Acte 6
Les promoteurs du ginkgo prétendaient offrir d’extraordinaires perspectives contre la démence sénile et de nombreux troubles du cerveau.
A une époque où se posait avec acuité le problème de l’augmentation de l’espérance de vie, cumulé à celui des retraites, le ginkgo représentait donc un immense levier de pression auprès des gouvernements pour qu’ils accordent tout le crédit souhaitable et le financement nécessaire aux recherches sur les possibilités thérapeutiques offertes par cette plante miraculeuse. Dans leur majorité, ces subsides étaient reversés au gouvernement angloy.

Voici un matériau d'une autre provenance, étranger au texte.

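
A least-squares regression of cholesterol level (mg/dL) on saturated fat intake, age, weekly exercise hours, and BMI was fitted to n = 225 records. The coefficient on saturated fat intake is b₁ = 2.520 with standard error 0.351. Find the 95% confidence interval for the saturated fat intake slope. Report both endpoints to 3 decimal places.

(1.828, 3.212)

df = n − k − 1 = 225 − 4 − 1 = 220.
t* = t_{0.025, 220} = 1.970806.
Margin = t* × SE = 1.970806 × 0.351 = 0.69175.
CI: 2.520 ± 0.69175 → (1.828, 3.212).
With 95% confidence, each one-unit increase in saturated fat intake is associated with a change of between 1.828 and 3.212 mg/dL in cholesterol level, holding the other predictors fixed.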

Ce circuit bien huilé où lobbying permanent, propagande intense -démultipliée par les medias de l’omnipotent Robert Merdoche- et appel à la charité internationale pour une cause universelle, contribuaient puissamment aux visées impérialistes de l’empire AAA. Les sempiternels gémissements de ses émissaires, habiles à présenter l’Empire comme l’incontournable rempart à la montée du terrorisme international en accomplissant quelques raids dévastateurs pour couper les têtes pensantes de ce dernier, obtenaient plus qu’une oreille attentive de la plupart des gouvernements occidentaux : une manne régulière quasi-inépuisable.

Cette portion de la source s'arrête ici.